A. UN BASCULEMENT SUR LE RÉGIME DES ACCISES QUI SÉCURISE POUR L'AVENIR LE FINANCEMENT DES CHARGES DU SERVICE PUBLIC DE L'ÉNERGIE

1. La fragilité juridique des contributions actuelles sur l'électricité et sur le gaz

Comme le Gouvernement le reconnaît lui-même, le régime actuel de la CSPE « pose de nombreuses difficultés juridiques tant nationales qu'européennes » 21 ( * ) .

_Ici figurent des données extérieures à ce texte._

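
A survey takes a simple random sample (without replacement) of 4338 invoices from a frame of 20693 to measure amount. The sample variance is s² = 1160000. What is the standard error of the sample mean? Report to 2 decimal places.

14.54

Under SRS without replacement, Var(ȳ) = (1 − f)·s²/n with f = n/N = 4338/20693 = 0.20963611.
Var(ȳ) = (1 − 0.20963611)·1160000/4338 = 0.79036389·267.40433 = 211.34673.
SE(ȳ) = √(211.34673) = 14.54.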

Au plan national , la CSPE fait l'objet d'un contentieux de masse : 54 000 recours préalables ont d'ores et déjà été déposés auprès de la CRE 22 ( * ) , dont près de 14 000 ont été portés devant les tribunaux administratifs. À l'appui de leur demande de remboursement, les requérants contestent non seulement la constitutionnalité de la CSPE au regard, en particulier, du mode de fixation de son taux 23 ( * ) mais aussi sa conformité au droit communautaire en se fondant notamment sur l'absence de notification à la Commission européenne des aides d'État qu'elle finance.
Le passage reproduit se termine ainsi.